The final chapter of The Savage Mind, “History and Dialectic,” is primarily an attack on Jean-Paul Sartre’s difficult book Critique de la raison dialectique, I: Théorie des ensembles pratiques (1960; Critique of Dialectical Reason, I: Theory of Practical Ensembles, 1976), in which Sartre attempts to reconcile his earlier existentialism with a quasi-Marxist perspective of historical evolution. Lévi-Strauss is particularly critical of Sartre’s downplaying of analytical reason in favor of dialectical reason, the conviction by Sartre that human societies progress dialectically (that is, through opposing forces) toward a communist utopia, just as Karl Marx had predicted. Lévi-Strauss accuses Sartre of building a “mystical conception” of history, and he argues that there exists only one valid kind of reason, the kind that is logical and rational.

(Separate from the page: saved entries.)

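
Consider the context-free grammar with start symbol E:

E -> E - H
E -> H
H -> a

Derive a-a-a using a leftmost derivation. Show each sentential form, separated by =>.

E=>E-H=>E-H-H=>H-H-H=>a-H-H=>a-a-H=>a-a-a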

In attacking Sartre’s theories of history, Lévi-Strauss is actually expressing his disagreements with Marx as well as other Western thinkers who have conceptualized the past as a series of progressive stages from primitive cultures to modernity. Despite his commitment to Marx’s vision of socialism, Lévi-Strauss accepts little of the Marxist paradigm of historical development, particularly the notion of a linear pattern toward an inevitable goal. Lévi-Strauss, moreover, writes that it is impossible to write a “total” history of humanity. Rather, historians and anthropologists can deal only with partial and incomplete aspects of the past; they are “doomed” to concentrate on singular and unique places, periods, events, or cultures. Disagreeing with theorists who have attempted to discover a common pattern for the evolution of all societies, Lévi-Strauss celebrates the diversity of historical experiences with a special fondness for the so-called primitive societies that have not pursued the path toward modernization.